Paul Vacca
Diaboliser les Gafa n’est qu’une autre façon de les diviniser. Et paradoxalement d’alimenter leur toute-puissance
Il y a trois ans paraissait La Civilisation du poisson rouge, un essai dans lequel Bruno Patino, président d’Arte, professeur à Sciences Po Paris et fin connaisseur de la chose numérique, nous dévoilait comment nous avions progressivement perdu la maîtrise de notre temps. Comment, devenus des jouets dans “l’économie de l’attention”, ce n’était plus nous qui tenions notre smartphone mais notre smartphone qui nous tenait.
Tempête dans le bocal – La nouvelle civilisation du poisson rouge, son nouvel essai sorti en ce début d’année chez Grasset, nous raconte la suite. Et disons-le d’emblée: les nouvelles ne sont pas bonnes d’où qu’elles viennent. Trois années plus tard, c’est la même chose mais en pire. Le bocal est devenu océan et les plateformes toujours plus puissantes. Avec des effets de polarisation incontrôlables, notamment sur les réseaux sociaux. Bref, l’économie de l’attention se mue toujours plus en une économie de la tension. Et puis, comme on sait, une pandémie est aussi passée par là. Elle n’a fait qu’accentuer notre dépendance numérique: si nous étions scotchés à nos écrans, nous y voilà irrémédiablement cloués. Pour reprendre les mots de l’auteur, “les écrans sont devenus notre monde pour le meilleur… et pour leur empire”.

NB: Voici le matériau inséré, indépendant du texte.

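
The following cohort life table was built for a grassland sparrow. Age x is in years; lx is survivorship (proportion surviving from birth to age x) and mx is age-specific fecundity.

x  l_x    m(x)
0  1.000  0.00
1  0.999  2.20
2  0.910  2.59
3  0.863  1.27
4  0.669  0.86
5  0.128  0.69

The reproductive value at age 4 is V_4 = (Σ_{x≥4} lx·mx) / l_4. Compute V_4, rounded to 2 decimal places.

lx·mx for x ≥ 4: 0.57534, 0.08832 → sum = 0.66366
V_4 = 0.66366 / l_4 = 0.66366 / 0.669 = 0.992018… → 0.99

0.99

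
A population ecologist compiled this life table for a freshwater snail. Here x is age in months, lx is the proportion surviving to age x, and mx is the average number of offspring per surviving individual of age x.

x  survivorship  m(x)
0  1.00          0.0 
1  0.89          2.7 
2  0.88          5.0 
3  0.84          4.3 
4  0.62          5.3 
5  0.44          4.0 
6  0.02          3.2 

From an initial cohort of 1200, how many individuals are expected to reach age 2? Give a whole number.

Expected survivors = N0 · l_2 = 1200 × 0.88 = 1056 → 1056

1056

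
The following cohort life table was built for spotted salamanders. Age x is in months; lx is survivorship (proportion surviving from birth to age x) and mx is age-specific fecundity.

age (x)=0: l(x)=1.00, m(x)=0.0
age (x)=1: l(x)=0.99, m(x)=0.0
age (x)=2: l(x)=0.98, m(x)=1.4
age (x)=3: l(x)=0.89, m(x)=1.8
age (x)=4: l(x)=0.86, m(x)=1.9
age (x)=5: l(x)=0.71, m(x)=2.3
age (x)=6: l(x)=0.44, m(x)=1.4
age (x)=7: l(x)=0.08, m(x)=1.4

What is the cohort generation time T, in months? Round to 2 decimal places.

lx·mx: 0, 0, 1.372, 1.602, 1.634, 1.633, 0.616, 0.112 → R0 = 6.969
x·lx·mx: 0, 0, 2.744, 4.806, 6.536, 8.165, 3.696, 0.784 → Σ = 26.731
T = 26.731 / 6.969 = 3.835701… → 3.84

3.84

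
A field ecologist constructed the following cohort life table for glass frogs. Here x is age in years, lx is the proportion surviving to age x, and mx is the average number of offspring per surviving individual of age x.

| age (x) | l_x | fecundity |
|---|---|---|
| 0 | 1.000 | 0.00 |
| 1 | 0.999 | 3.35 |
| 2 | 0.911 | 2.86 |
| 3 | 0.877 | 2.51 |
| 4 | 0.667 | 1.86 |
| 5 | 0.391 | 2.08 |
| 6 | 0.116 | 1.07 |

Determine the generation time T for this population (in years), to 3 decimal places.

2.414

lx·mx: 0, 3.34665, 2.60546, 2.20127, 1.24062, 0.81328, 0.12412 → R0 = 10.3314
x·lx·mx: 0, 3.34665, 5.21092, 6.60381, 4.96248, 4.0664, 0.74472 → Σ = 24.93498
T = 24.93498 / 10.3314 = 2.413514… → 2.414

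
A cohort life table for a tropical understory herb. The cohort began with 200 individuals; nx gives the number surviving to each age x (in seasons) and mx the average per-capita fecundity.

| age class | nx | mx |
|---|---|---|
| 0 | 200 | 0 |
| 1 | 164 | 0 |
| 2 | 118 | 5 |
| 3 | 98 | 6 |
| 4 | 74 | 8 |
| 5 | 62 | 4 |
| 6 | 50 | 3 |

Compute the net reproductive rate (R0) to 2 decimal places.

lx = nx/n0 = nx/200: 1, 0.82, 0.59, 0.49, 0.37, 0.31, 0.25
lx·mx by age: 0, 0, 2.95, 2.94, 2.96, 1.24, 0.75
R0 = Σ lx·mx = 10.84 → 10.84

10.84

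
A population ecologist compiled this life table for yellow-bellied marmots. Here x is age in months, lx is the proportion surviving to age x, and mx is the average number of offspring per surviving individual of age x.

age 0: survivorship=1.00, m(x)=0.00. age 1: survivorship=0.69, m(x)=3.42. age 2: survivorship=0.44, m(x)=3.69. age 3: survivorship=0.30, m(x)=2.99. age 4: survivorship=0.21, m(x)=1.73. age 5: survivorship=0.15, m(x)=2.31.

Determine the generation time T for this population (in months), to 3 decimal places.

lx·mx: 0, 2.3598, 1.6236, 0.897, 0.3633, 0.3465 → R0 = 5.5902
x·lx·mx: 0, 2.3598, 3.2472, 2.691, 1.4532, 1.7325 → Σ = 11.4837
T = 11.4837 / 5.5902 = 2.054256… → 2.054

2.054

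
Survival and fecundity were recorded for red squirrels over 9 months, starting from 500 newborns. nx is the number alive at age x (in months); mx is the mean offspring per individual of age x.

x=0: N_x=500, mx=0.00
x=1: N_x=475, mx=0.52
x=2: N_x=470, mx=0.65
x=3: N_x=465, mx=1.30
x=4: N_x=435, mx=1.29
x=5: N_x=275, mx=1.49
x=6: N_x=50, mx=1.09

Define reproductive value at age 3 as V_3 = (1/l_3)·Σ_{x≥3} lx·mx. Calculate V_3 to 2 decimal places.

lx = nx/n0 = nx/500: 1, 0.95, 0.94, 0.93, 0.87, 0.55, 0.1
lx·mx for x ≥ 3: 1.209, 1.1223, 0.8195, 0.109 → sum = 3.2598
V_3 = 3.2598 / l_3 = 3.2598 / 0.93 = 3.505161… → 3.51

3.51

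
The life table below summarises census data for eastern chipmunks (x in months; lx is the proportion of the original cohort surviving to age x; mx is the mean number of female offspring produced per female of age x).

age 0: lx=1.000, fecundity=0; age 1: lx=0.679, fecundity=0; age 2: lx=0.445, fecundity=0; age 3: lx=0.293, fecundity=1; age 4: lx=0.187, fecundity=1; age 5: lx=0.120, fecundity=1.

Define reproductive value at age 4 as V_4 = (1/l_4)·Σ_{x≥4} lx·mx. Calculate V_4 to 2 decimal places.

1.64

lx·mx for x ≥ 4: 0.187, 0.12 → sum = 0.307
V_4 = 0.307 / l_4 = 0.307 / 0.187 = 1.641711… → 1.64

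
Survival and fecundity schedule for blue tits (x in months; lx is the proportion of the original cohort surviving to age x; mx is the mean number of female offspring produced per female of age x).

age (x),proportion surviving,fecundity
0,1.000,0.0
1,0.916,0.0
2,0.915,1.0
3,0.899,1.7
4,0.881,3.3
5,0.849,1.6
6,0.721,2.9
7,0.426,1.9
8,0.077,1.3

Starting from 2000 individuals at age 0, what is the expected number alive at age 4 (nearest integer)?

Expected survivors = N0 · l_4 = 2000 × 0.881 = 1762 → 1762

1762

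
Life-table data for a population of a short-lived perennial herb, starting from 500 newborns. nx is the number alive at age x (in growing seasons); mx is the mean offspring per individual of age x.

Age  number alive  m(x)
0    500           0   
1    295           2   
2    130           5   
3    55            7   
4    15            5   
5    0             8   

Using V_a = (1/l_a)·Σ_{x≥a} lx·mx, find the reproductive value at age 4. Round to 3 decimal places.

5.000

lx = nx/n0 = nx/500: 1, 0.59, 0.26, 0.11, 0.03, 0
lx·mx for x ≥ 4: 0.15, 0 → sum = 0.15
V_4 = 0.15 / l_4 = 0.15 / 0.03 = 5 → 5.000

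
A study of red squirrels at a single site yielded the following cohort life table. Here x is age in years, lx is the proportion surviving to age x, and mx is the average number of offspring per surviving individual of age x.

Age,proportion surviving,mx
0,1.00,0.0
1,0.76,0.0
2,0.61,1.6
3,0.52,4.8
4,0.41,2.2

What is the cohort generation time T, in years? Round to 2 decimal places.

2.98

lx·mx: 0, 0, 0.976, 2.496, 0.902 → R0 = 4.374
x·lx·mx: 0, 0, 1.952, 7.488, 3.608 → Σ = 13.048
T = 13.048 / 4.374 = 2.983082… → 2.98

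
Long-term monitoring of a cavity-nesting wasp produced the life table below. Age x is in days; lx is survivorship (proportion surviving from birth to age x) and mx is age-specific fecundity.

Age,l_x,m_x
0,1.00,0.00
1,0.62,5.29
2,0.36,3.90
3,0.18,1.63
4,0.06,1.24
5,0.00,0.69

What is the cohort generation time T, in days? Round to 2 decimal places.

lx·mx: 0, 3.2798, 1.404, 0.2934, 0.0744, 0 → R0 = 5.0516
x·lx·mx: 0, 3.2798, 2.808, 0.8802, 0.2976, 0 → Σ = 7.2656
T = 7.2656 / 5.0516 = 1.438277… → 1.44

1.44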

La description de ce nouveau désordre du monde donnée par Patino a des airs de fresque à la Bosch: effrayante dans son ensemble et parfois cocasse dans ses détails. Autant la vue d’ensemble possède des allures d’apocalypse avec tous ses dérèglements politiques, économiques, sociétaux ou environnementaux, le pouvoir aveugle et démesuré des nouveaux acteurs comme Facebook ou des overspreaders, ces grands diffuseurs de fake news et théories du complot, autant notre vie quotidienne se peuple soudain de bizarreries inédites… Comme la dysmorphie Zoom, découverte par le docteur Shadi Kourosh, dermatologue, en 2020 ; l’ASMR ( autonomous sensory meridian response ou réponse sensorielle méridienne autonome) ; le gongbang venu de Corée (qui consiste à se filmer en train d’étudier) ou le Zoom escaper… Une psychopathologie de notre vie numérique confinant souvent à l’absurde.

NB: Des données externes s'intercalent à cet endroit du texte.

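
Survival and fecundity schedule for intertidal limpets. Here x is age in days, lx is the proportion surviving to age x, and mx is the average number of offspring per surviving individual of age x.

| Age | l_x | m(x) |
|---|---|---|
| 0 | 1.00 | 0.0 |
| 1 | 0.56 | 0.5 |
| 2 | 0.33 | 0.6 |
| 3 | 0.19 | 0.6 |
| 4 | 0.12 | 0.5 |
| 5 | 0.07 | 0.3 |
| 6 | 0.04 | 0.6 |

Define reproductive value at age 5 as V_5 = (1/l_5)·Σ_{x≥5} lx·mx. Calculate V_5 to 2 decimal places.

lx·mx for x ≥ 5: 0.021, 0.024 → sum = 0.045
V_5 = 0.045 / l_5 = 0.045 / 0.07 = 0.642857… → 0.64

0.64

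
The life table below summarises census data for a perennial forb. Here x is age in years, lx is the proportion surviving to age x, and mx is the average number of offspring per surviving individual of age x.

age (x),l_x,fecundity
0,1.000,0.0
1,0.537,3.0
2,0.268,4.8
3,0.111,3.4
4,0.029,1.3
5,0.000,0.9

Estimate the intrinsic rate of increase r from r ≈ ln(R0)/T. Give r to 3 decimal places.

R0 = Σ lx·mx = 0 + 1.611 + 1.2864 + 0.3774 + 0.0377 + 0 = 3.3125
Σ x·lx·mx = 5.4668; T = 5.4668/3.3125 = 1.65035…
r ≈ ln(R0)/T = ln(3.3125)/1.65035… = 0.72572… → 0.726

0.726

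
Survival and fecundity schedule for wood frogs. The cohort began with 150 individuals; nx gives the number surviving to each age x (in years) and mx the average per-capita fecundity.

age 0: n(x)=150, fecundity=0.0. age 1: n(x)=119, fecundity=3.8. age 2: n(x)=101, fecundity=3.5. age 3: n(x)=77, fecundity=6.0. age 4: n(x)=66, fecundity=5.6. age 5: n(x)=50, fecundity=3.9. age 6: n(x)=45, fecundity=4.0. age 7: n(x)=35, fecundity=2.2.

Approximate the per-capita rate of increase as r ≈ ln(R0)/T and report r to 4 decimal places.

lx = nx/n0 = nx/150: 1, 0.79333…, 0.67333…, 0.51333…, 0.44, 0.33333…, 0.3, 0.23333…
R0 = Σ lx·mx = 0 + 3.01467… + 2.35667… + 3.08… + 2.464 + 1.3… + 1.2 + 0.51333… = 13.928667…
Σ x·lx·mx = 44.117333…; T = 44.117333…/13.928667… = 3.16738…
r ≈ ln(R0)/T = ln(13.928667…)/3.16738… = 0.831587… → 0.8316

0.8316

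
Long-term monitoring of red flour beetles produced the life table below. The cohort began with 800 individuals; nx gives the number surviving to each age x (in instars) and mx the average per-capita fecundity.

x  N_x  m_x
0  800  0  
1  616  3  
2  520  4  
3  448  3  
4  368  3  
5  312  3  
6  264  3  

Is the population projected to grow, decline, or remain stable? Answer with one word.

lx = nx/n0 = nx/800: 1, 0.77, 0.65, 0.56, 0.46, 0.39, 0.33
R0 = Σ lx·mx = 0 + 2.31 + 2.6 + 1.68 + 1.38 + 1.17 + 0.99 = 10.13
R0 > 1, so the population is growing.

growing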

Mais l’auteur ne s’arrête pas à la simple description de ces dérèglements, qu’ils soient majuscules ou minuscules. Tempête dans le bocal dessine une ligne de fuite à ce tableau apocalyptique. Comme recouvrer un peu de notre liberté dans ce monde plateformisé? Si la charge anti-Gafa est corsée, l’auteur ne se laisse jamais porter par l’ivresse – et la facilité – de la table rase, contrairement aux trop nombreux pamphlets anti-maîtres-du-monde (un genre éditorial en soi). Sa visée stratégique est d’autant plus efficace qu’elle évite et transcende les deux impasses majeures de l’anti-Gafaïsme primaire.
L’impasse qui consiste à rêver d’un retour à un âge d’or prénumérique en faisant l’apologie de la déconnexion. Ce qui relève d’une double illusion: non seulement s’arracher au monde connecté ne nous est plus possible socialement, mais cet âge d’or n’a lui-même jamais existé sinon sous la forme d’un fantasme. Et celle de l’outrance et de la diabolisation. Car si tout ce qui est excessif est insignifiant, c’est aussi contre-productif. Diaboliser les Gafa n’est qu’une autre façon de les diviniser. Et paradoxalement d’alimenter leur toute-puissance.
Ce bréviaire préfère une autre voie, celle de l’humanisme. Non pas parce qu’elle est mesurée ou béatement pacifiste – l’exigence de régulation, c’est la continuation de la guerre contre les Gafa par d’autres moyens. Mais parce qu’elle est éclairée. Par le désir de vivre pleinement son temps et sa liberté. Et par l’invitation finale au plaisir rimbaldien, à quitter des yeux nos alertes, notifications, likes ou messages pour les lever vers le ciel, “joli comme un ange”.